Senators David Watters (District 4) and Dan Feltes (District 15) and Executive Councilor Andru Volinksy submitted this piece to the Concord Monitor on SB 191, which ties full-day kindergarten funding to revenues from the online lottery game Keno:
When the school bell rings in September, there will not be a single new dollar of support for our children attending kindergarten under a bill signed off on by Republicans. In the following year, schools will receive only 80 percent of adequacy funds. Thereafter, full payment for kindergarten adequacy will depend upon the state’s success at keno. This represents an 11th-hour partisan departure from what Senate Bill 191 had looked like at any point during the legislative process, and this keno-for-kindergarten marriage has big problems.
Full-day kindergarten is supported by business leaders and by an overwhelming majority of Granite Staters. Business leaders have recognized what the research clearly shows: Kindergarten equals better-educated and healthier children and contributes to workforce development. They also recognize that full-day kindergarten is essential to attracting and keeping young working families in our state. We all know that the best investments we can make are in our children’s future. Giving every child an opportunity for a good start through fully funded, full-day kindergarten shouldn’t be a partisan issue.
Unfortunately, Gov. Chris Sununu and Republican leaders in the majority of the House and Senate made a partisan political gamble on the future of our kids. After Republicans refused to add full-day kindergarten in the budget, Democrats then offered the needed votes for keno on Senate Bill 191, but also insisted keno was not directly tied to kindergarten and that kindergarteners were treated like any other school child. Contrary to an agreement, Republicans chose a partisan path tying full financial support for kindergarten directly to keno revenue. This ensures keno operators are happy but it shortchanges taxpayers by millions less than the cost of full-day kindergarten adequacy. Gov. Sununu called this partisan, backroom deal “transformative.” We call it unfortunate, unfair and unconstitutional.

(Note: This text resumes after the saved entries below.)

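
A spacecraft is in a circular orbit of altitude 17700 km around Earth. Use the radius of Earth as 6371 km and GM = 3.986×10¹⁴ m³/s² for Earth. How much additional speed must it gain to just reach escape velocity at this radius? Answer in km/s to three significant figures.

Δv ≈ 1.69 km/s

r = 6371 + 17700 = 24071 km = 2.4071×10⁷ m.
Circular speed v_c = √(μ/r) = 4069 m/s.
Escape speed v_esc = √(2μ/r) = √2 × v_c = 5755 m/s.
Δv = v_esc − v_c = 1686 m/s = 1.686 km/s.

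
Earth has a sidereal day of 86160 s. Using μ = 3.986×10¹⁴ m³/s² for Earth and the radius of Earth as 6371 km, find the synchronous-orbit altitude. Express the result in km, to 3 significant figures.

A synchronous orbit has period T, so by Kepler's third law a = (μT²/4π²)^(1/3).
μT²/4π² = 3.986×10¹⁴ × (8.616×10⁴)² / 39.48 = 7.495×10²² m³.
a = 4.216×10⁷ m = 42163 km.
Altitude h = a − R = 42163 − 6371 = 35792 km.

h_sync ≈ 35800 km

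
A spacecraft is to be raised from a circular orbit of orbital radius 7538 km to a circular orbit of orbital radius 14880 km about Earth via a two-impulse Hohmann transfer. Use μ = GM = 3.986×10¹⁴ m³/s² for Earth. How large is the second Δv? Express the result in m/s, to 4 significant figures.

r₁ = 7538 km = 7.538×10⁶ m.
r₂ = 14880 km = 1.488×10⁷ m.
Transfer ellipse a_t = (r₁ + r₂)/2 = 1.121×10⁷ m.
At r₁: circular v_c1 = √(μ/r₁) = 7272 m/s; transfer-perigee v_p = √[μ(2/r₁ − 1/a_t)] = 8378 m/s.
At r₂: circular v_c2 = √(μ/r₂) = 5176 m/s; transfer-apogee v_a = √[μ(2/r₂ − 1/a_t)] = 4244 m/s.
Δv₂ = v_c2 − v_a = 931.3 m/s.

Δv ≈ 931.3 m/s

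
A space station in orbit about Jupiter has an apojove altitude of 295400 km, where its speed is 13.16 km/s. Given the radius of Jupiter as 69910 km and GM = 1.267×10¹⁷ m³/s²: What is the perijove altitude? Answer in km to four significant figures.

r_a = 69910 + 295400 = 3.6531×10⁵ km = 3.653×10⁸ m.
Specific energy ε = v²/2 − μ/r = -2.602×10⁸ J/kg, so a = −μ/(2ε) = 2.434×10⁸ m.
The apsides satisfy r_p + r_a = 2a, so the perijove radius is 2a − r_a = 1.216×10⁸ m = 1.2156×10⁵ km.
Perijove altitude = 1.2156×10⁵ − 69910 = 51646 km.

perijove altitude ≈ 51650 km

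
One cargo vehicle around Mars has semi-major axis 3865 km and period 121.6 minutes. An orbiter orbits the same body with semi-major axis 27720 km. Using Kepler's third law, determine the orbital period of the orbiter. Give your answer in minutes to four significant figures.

T₂ ≈ 2336 minutes

Kepler's third law: T² ∝ a³, so T₂ = T₁ (a₂/a₁)^(3/2).
a₂/a₁ = 7.172, (a₂/a₁)^(3/2) = 19.21.
T₂ = 121.6 × 19.21 = 2336 minutes.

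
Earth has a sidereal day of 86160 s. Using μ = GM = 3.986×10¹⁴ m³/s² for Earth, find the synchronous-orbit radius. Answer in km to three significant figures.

A synchronous orbit has period T, so by Kepler's third law a = (μT²/4π²)^(1/3).
μT²/4π² = 3.986×10¹⁴ × (8.616×10⁴)² / 39.48 = 7.495×10²² m³.
a = 4.216×10⁷ m = 42163 km.

r_sync ≈ 42200 km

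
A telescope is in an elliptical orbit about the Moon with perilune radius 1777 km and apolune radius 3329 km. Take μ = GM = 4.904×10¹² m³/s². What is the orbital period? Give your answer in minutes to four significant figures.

Semi-major axis a = (r_p + r_a)/2 = (1777.0 + 3329.0)/2 = 2553.0 km = 2.553×10⁶ m.
By Kepler's third law T = 2π√(a³/μ) = 2π × 1.842×10³ = 1.157×10⁴ s.
= 192.9 minutes.

T ≈ 192.9 minutes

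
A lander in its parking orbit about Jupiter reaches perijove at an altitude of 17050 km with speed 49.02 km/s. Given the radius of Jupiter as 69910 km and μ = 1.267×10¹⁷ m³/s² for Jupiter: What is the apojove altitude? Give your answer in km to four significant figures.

apojove altitude ≈ 3.390×10⁵ km

r_p = 69910 + 17050 = 86960 km = 8.696×10⁷ m.
Specific energy ε = v²/2 − μ/r = -2.555×10⁸ J/kg, so a = −μ/(2ε) = 2.479×10⁸ m.
The apsides satisfy r_p + r_a = 2a, so the apojove radius is 2a − r_p = 4.089×10⁸ m = 4.0891×10⁵ km.
Apojove altitude = 4.0891×10⁵ − 69910 = 3.3900×10⁵ km.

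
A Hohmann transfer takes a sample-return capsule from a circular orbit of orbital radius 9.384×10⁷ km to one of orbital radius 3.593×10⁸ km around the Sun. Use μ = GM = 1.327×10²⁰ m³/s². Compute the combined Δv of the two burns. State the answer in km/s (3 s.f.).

Δv_total ≈ 16.6 km/s

r₁ = 9.384×10⁷ km = 9.384×10¹⁰ m.
r₂ = 3.593×10⁸ km = 3.593×10¹¹ m.
Transfer ellipse a_t = (r₁ + r₂)/2 = 2.266×10¹¹ m.
At r₁: circular v_c1 = √(μ/r₁) = 37600 m/s; transfer-perihelion v_p = √[μ(2/r₁ − 1/a_t)] = 47360 m/s.
Δv₁ = v_p − v_c1 = 9751 m/s.
At r₂: circular v_c2 = √(μ/r₂) = 19220 m/s; transfer-aphelion v_a = √[μ(2/r₂ − 1/a_t)] = 12370 m/s.
Δv₂ = v_c2 − v_a = 6850 m/s.
Total Δv = Δv₁ + Δv₂ = 16600 m/s = 16.60 km/s.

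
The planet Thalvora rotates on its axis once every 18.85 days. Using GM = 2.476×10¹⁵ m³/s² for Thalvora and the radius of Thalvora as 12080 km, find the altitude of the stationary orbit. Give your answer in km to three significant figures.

T = 18.85 days = 1.629×10⁶ s.
A synchronous orbit has period T, so by Kepler's third law a = (μT²/4π²)^(1/3).
μT²/4π² = 2.476×10¹⁵ × (1.629×10⁶)² / 39.48 = 1.664×10²⁶ m³.
a = 5.500×10⁸ m = 5.4998×10⁵ km.
Altitude h = a − R = 5.4998×10⁵ − 12080 = 5.3790×10⁵ km.

h_sync ≈ 5.38×10⁵ km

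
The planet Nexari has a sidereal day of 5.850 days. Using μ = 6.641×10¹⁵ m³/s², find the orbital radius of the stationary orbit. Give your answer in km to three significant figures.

r_sync ≈ 3.50×10⁵ km

T = 5.850 days = 5.054×10⁵ s.
A synchronous orbit has period T, so by Kepler's third law a = (μT²/4π²)^(1/3).
μT²/4π² = 6.641×10¹⁵ × (5.054×10⁵)² / 39.48 = 4.297×10²⁵ m³.
a = 3.503×10⁸ m = 3.5027×10⁵ km.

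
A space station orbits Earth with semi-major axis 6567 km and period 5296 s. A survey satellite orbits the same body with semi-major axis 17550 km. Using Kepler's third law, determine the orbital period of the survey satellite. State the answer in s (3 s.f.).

Kepler's third law: T² ∝ a³, so T₂ = T₁ (a₂/a₁)^(3/2).
a₂/a₁ = 2.672, (a₂/a₁)^(3/2) = 4.369.
T₂ = 5296 × 4.369 = 23140 s.

T₂ ≈ 23100 s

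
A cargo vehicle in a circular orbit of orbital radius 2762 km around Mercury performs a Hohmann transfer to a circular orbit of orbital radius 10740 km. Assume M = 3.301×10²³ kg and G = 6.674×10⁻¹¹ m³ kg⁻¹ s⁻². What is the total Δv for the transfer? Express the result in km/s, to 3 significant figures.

μ = GM = 6.674×10⁻¹¹ × 3.301×10²³ = 2.203×10¹³ m³/s².
r₁ = 2762 km = 2.762×10⁶ m.
r₂ = 10740 km = 1.074×10⁷ m.
Transfer ellipse a_t = (r₁ + r₂)/2 = 6.751×10⁶ m.
At r₁: circular v_c1 = √(μ/r₁) = 2824 m/s; transfer-periherm v_p = √[μ(2/r₁ − 1/a_t)] = 3562 m/s.
Δv₁ = v_p − v_c1 = 738.0 m/s.
At r₂: circular v_c2 = √(μ/r₂) = 1432 m/s; transfer-apoherm v_a = √[μ(2/r₂ − 1/a_t)] = 916.1 m/s.
Δv₂ = v_c2 − v_a = 516.1 m/s.
Total Δv = Δv₁ + Δv₂ = 1254 m/s = 1.254 km/s.

Δv_total ≈ 1.25 km/s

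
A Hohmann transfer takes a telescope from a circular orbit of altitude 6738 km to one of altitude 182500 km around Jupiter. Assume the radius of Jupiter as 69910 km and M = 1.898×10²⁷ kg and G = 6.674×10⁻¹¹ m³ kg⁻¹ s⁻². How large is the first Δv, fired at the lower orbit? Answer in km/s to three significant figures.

Δv ≈ 9.70 km/s

μ = GM = 6.674×10⁻¹¹ × 1.898×10²⁷ = 1.267×10¹⁷ m³/s².
r₁ = 69910 + 6738 = 76648 km = 7.6648×10⁷ m.
r₂ = 69910 + 182500 = 252410 km = 2.5241×10⁸ m.
Transfer ellipse a_t = (r₁ + r₂)/2 = 1.645×10⁸ m.
At r₁: circular v_c1 = √(μ/r₁) = 40650 m/s; transfer-perijove v_p = √[μ(2/r₁ − 1/a_t)] = 50350 m/s.
Δv₁ = v_p − v_c1 = 9700 m/s.
= 9.700 km/s.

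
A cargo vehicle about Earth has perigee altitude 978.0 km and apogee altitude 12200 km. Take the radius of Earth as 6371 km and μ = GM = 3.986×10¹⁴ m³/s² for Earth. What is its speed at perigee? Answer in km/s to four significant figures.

v ≈ 8.816 km/s

r_p = 6371 + 978.0 = 7349.0 km = 7.3490×10⁶ m.
r_a = 6371 + 12200 = 18571 km = 1.8571×10⁷ m.
Semi-major axis a = (r_p + r_a)/2 = 12960 km = 1.296×10⁷ m.
Vis-viva: v² = μ(2/r − 1/a) = 3.986×10¹⁴ × (2.721×10⁻⁷ − 7.716×10⁻⁸) = 7.772×10⁷ m²/s².
v = 8816 m/s = 8.816 km/s.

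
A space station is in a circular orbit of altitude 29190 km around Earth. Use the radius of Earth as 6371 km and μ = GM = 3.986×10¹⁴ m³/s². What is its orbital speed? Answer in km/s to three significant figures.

v ≈ 3.35 km/s

r = 6371 + 29190 = 35561 km = 3.5561×10⁷ m.
For a circular orbit v = √(μ/r) = √(3.986×10¹⁴ / 3.556×10⁷) = √(1.121×10⁷) = 3348 m/s.
That is 3.348 km/s.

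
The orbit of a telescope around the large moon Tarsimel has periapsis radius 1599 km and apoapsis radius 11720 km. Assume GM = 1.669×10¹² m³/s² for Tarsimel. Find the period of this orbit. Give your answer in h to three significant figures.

Semi-major axis a = (r_p + r_a)/2 = (1599.0 + 11720)/2 = 6659.5 km = 6.660×10⁶ m.
By Kepler's third law T = 2π√(a³/μ) = 2π × 1.330×10⁴ = 8.358×10⁴ s.
= 23.22 h.

T ≈ 23.2 h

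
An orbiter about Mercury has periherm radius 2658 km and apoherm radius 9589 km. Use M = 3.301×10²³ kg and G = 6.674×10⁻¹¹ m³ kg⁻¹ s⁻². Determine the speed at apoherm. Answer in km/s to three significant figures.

v ≈ 0.999 km/s

μ = GM = 6.674×10⁻¹¹ × 3.301×10²³ = 2.203×10¹³ m³/s².
Semi-major axis a = (r_p + r_a)/2 = 6123.5 km = 6.124×10⁶ m.
Vis-viva: v² = μ(2/r − 1/a) = 2.203×10¹³ × (2.086×10⁻⁷ − 1.633×10⁻⁷) = 9.973×10⁵ m²/s².
v = 998.6 m/s = 0.9986 km/s.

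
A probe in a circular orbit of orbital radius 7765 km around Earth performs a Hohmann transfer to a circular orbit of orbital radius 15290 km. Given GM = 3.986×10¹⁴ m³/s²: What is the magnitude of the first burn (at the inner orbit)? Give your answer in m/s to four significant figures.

Δv ≈ 1087 m/s

r₁ = 7765 km = 7.765×10⁶ m.
r₂ = 15290 km = 1.529×10⁷ m.
Transfer ellipse a_t = (r₁ + r₂)/2 = 1.153×10⁷ m.
At r₁: circular v_c1 = √(μ/r₁) = 7165 m/s; transfer-perigee v_p = √[μ(2/r₁ − 1/a_t)] = 8252 m/s.
Δv₁ = v_p − v_c1 = 1087 m/s.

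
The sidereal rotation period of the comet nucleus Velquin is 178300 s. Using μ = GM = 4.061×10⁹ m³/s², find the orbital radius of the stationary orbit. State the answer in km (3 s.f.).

A synchronous orbit has period T, so by Kepler's third law a = (μT²/4π²)^(1/3).
μT²/4π² = 4.061×10⁹ × (1.783×10⁵)² / 39.48 = 3.270×10¹⁸ m³.
a = 1.484×10⁶ m = 1484.3 km.

r_sync ≈ 1480 km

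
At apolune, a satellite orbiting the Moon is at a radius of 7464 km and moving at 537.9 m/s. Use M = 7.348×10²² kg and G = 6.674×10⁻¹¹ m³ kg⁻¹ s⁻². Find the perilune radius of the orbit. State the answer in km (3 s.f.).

μ = GM = 6.674×10⁻¹¹ × 7.348×10²² = 4.904×10¹² m³/s².
r_a = 7.464×10⁶ m.
Specific energy ε = v²/2 − μ/r = -5.124×10⁵ J/kg, so a = −μ/(2ε) = 4.786×10⁶ m.
The apsides satisfy r_p + r_a = 2a, so the perilune radius is 2a − r_a = 2.108×10⁶ m = 2107.5 km.

perilune radius ≈ 2110 km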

Just last year, the state lost a suit by the city of Dover based on the state’s admitted failure to pay the full costs of a constitutionally adequate education in the state’s most quickly growing communities. The state instituted an unconstitutional cap that prevented growing communities from receiving their share of constitutional adequacy payments. Indeed, the attorney general for New Hampshire conceded the law at issue in Dover was not constitutional. The 11th-hour Republican deal under consideration fails the same constitutional test because it does not pay for full-day kindergarten now and will not pay for it in the future if keno revenues are insufficient. The bill proposes to pay 80 percent of the cost of kindergarten next year and will pay more than this percentage only if keno is successful. The 80 percent figure is purely arbitrary. The next legislature could drop the percentage to 70 percent or 40 percent, leaving the local property taxpayer to pick up the tab. The only backstop against these arbitrary caps is the state constitutional requirement that the state pay the full cost of adequacy. The proposed legislation fails the constitutional test and unfairly shortchanges young children and struggling property tax payers.
This is what happens when you rush through a partisan deal at the last minute. The reality is no school will lose out this year if Senate Bill 191 fails, as the funding under the bill would not begin until fiscal year 2019. If the bill fails, Democrats remain committed to forging a bipartisan compromise to fully fund kindergarten with a new, constitutional bill. Our schools, our taxpayers and, most importantly, our kids deserve nothing less.